Tuesday, November 3, 2009

The Beginning Farmer

Torray Wilson, Paullina, NW Iowa

There aren't many young farmers (or beginning farmers as they call them in the US) in this part of Iowa, Torray Wilson tells me. Most of the guys around him are in their late 50's and most of them follow a corn/ soybean rotation. Which works for them says Torray, but its a very expensive, borrowing-heavy method of farming to get into. Besides which, he had always had an interest in grazing and looking at the bigger picture.

Torray and family farm about 640 acres organically, he graduated from college in 2005 and has since been introducing new grazing ideas to his farming, luckily he is supported by his open minded family.


He grows organic corn (maize), soybeans and oats and these are sold off the farm for cash. He also has a burgeoning sheep, cattle and pig enterprise. He generally runs his sheep and cattle all together as a mob. He has plans to cull 1/3 of his 300 sheep flock though because he wants to improve the breeding. He has a cross of wool and hair sheep for his flock - he finds the hair sheep don't put on the meat (n.b.hair sheep have a parasite which shed the wool in the spring)

Previously he was doing New Zealand style MiG with cool season grasses, keeping it short. He has since started to let the grass grow longer almost to seed and he feels he has seen the benefits. He says his animals seem more contented with a varied diet. Previously he may have rotated every 30 days or so, now he grazes no more than three or four times a year on a paddock. He doesn't really like the term mob grazing - "the key thing is putting down the litter not the mob and so I prefer to call it planned grazing" he tells me.

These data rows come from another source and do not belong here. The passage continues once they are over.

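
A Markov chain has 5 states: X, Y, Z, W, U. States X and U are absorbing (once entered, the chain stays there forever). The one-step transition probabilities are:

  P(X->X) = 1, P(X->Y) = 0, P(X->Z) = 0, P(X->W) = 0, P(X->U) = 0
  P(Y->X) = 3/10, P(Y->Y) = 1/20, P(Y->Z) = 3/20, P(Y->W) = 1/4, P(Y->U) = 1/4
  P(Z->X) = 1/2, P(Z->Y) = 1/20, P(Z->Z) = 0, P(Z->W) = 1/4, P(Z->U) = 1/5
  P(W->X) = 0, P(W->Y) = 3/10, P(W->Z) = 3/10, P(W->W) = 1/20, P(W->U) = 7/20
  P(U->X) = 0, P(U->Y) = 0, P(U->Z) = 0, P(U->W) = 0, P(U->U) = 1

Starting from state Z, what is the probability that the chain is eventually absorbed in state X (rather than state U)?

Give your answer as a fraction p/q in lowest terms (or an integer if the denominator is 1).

Let a_i = P(absorbed in X | start in state i).
Boundary conditions: a_X = 1, a_U = 0.
For each transient state i, a_i = sum_j P(i->j) * a_j:
  a_Y = 3/10*a_X + 1/20*a_Y + 3/20*a_Z + 1/4*a_W + 1/4*a_U
  a_Z = 1/2*a_X + 1/20*a_Y + 0*a_Z + 1/4*a_W + 1/5*a_U
  a_W = 0*a_X + 3/10*a_Y + 3/10*a_Z + 1/20*a_W + 7/20*a_U

Substituting a_X = 1 and a_U = 0, rearrange to (I - Q) a = r where r[i] = P(i -> X):
  [19/20, -3/20, -1/4] . (a_Y, a_Z, a_W) = 3/10
  [-1/20, 1, -1/4] . (a_Y, a_Z, a_W) = 1/2
  [-3/10, -3/10, 19/20] . (a_Y, a_Z, a_W) = 0

Solving yields:
  a_Y = 2970/5873
  a_Z = 3604/5873
  a_W = 2076/5873

Starting state is Z, so the absorption probability is a_Z = 3604/5873.

Answer: 3604/5873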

"There's a fine line between being out of grass and having too much, too rich grass" says Torray of MIG. He still says he's learning his art but it looks to me that he's well on the way. When I visited he was holding the equivalent of 90 cattle on a 1/4 paddock for the day. What was more he had a lot of stockpiled pasture and then maize stalks in which to keep them for the winter. He has made no hay this year in attempt to push his system - his pasture monitoring tells him he won't need any. When I was there he was deliberately rationing the animals to get them through the winter but in the growing season when he wants to maximise trampling and compensatory growth he has had 180 animal units on 1.2 acres a day.


On the left you can see what a days work with cattle is for Torray. Lift the one strand electric fence and let them through. The area on the left is yesterdays feed. All the trampled down stuff will become soil food for next year. He expects to be back next spring in this field.

Torray likes to keep his mob as one. He notices each species has a different benefit - for example that sheep trample more because there are more hooves per lb. That said sheep predation is a lot less with cattle as they gang up against the coyotes. In the winter Torray will go back to continous grazing for the sheep or give them a bigger area and move them once a week. You cannot overgraze grass in the dormant season so he has more leeway. The cattle will still be moved daily.

The Wilsons can get up to 40" rain a year and so its getting to be the equivalent of some areas of the UK. "If your not careful you can soon turn to mud" Torray told me "so daily moves are important, as is the rest and trampling which continually build your roots and infiltration." When he short MIG pastures they turned to mud a lot quicker.

Torray emphasised to me that if you graze too early in this system you can really reduce your tonnage of grass. So for example if you turn your animals in at boot stage not at maturity recovery is a lot longer. He aims to have a 5-6ft high pasture for them in the height of summer - though this would be helped by the warm season grasses.

For calving in May and June Torray will give the cows a bigger paddock as he thinks the stocking density could be a bit stressful. So for example then they will get two acres a day and then he will increase moves to twice a day in summer on smaller areas.


Photo left: The little blob at the end of the finger is a worm cast. Excretia that is actually new soil. No onther creature can do this and the worm cannot do this or allow soil to become carbon sinks and increase organic matter levels unless theyt get some surface trampling.

At the moment Torray rotates 4 years of pasture with three years of corn, soybeans and oats which are undersown with grass. I was pretty impressed with it all, Torray had only been farming since 2005! The land could clearly handle more cattle and they were planning to scale up in time and buy into the herd that was being grazed (they were custom grazed).

He reckoned that his weakest link was marketing and he wanted to try and get further up the food chain. One thing I have noticed with a lot of these holistic management guys is that they are keen to be price makers, and its not because they can't make the system pay because its efficent, its more to do with having got the management side of things good enough to allow time to focus on developing other things.

He recent ly had an open day on farm and 60 people turned up - more than he expected. He said there was a lot of interest but one of the biggest problems and the age old one I have found in talking to people is that you need to take a paradigm shift ie you need to look at your farming in a different way. And this is one of the reasons that universities and others have found it difficult to put it in their cirriculums. Oh and the fact that you can farm more for a lot less than before which means there's no money to promote it!!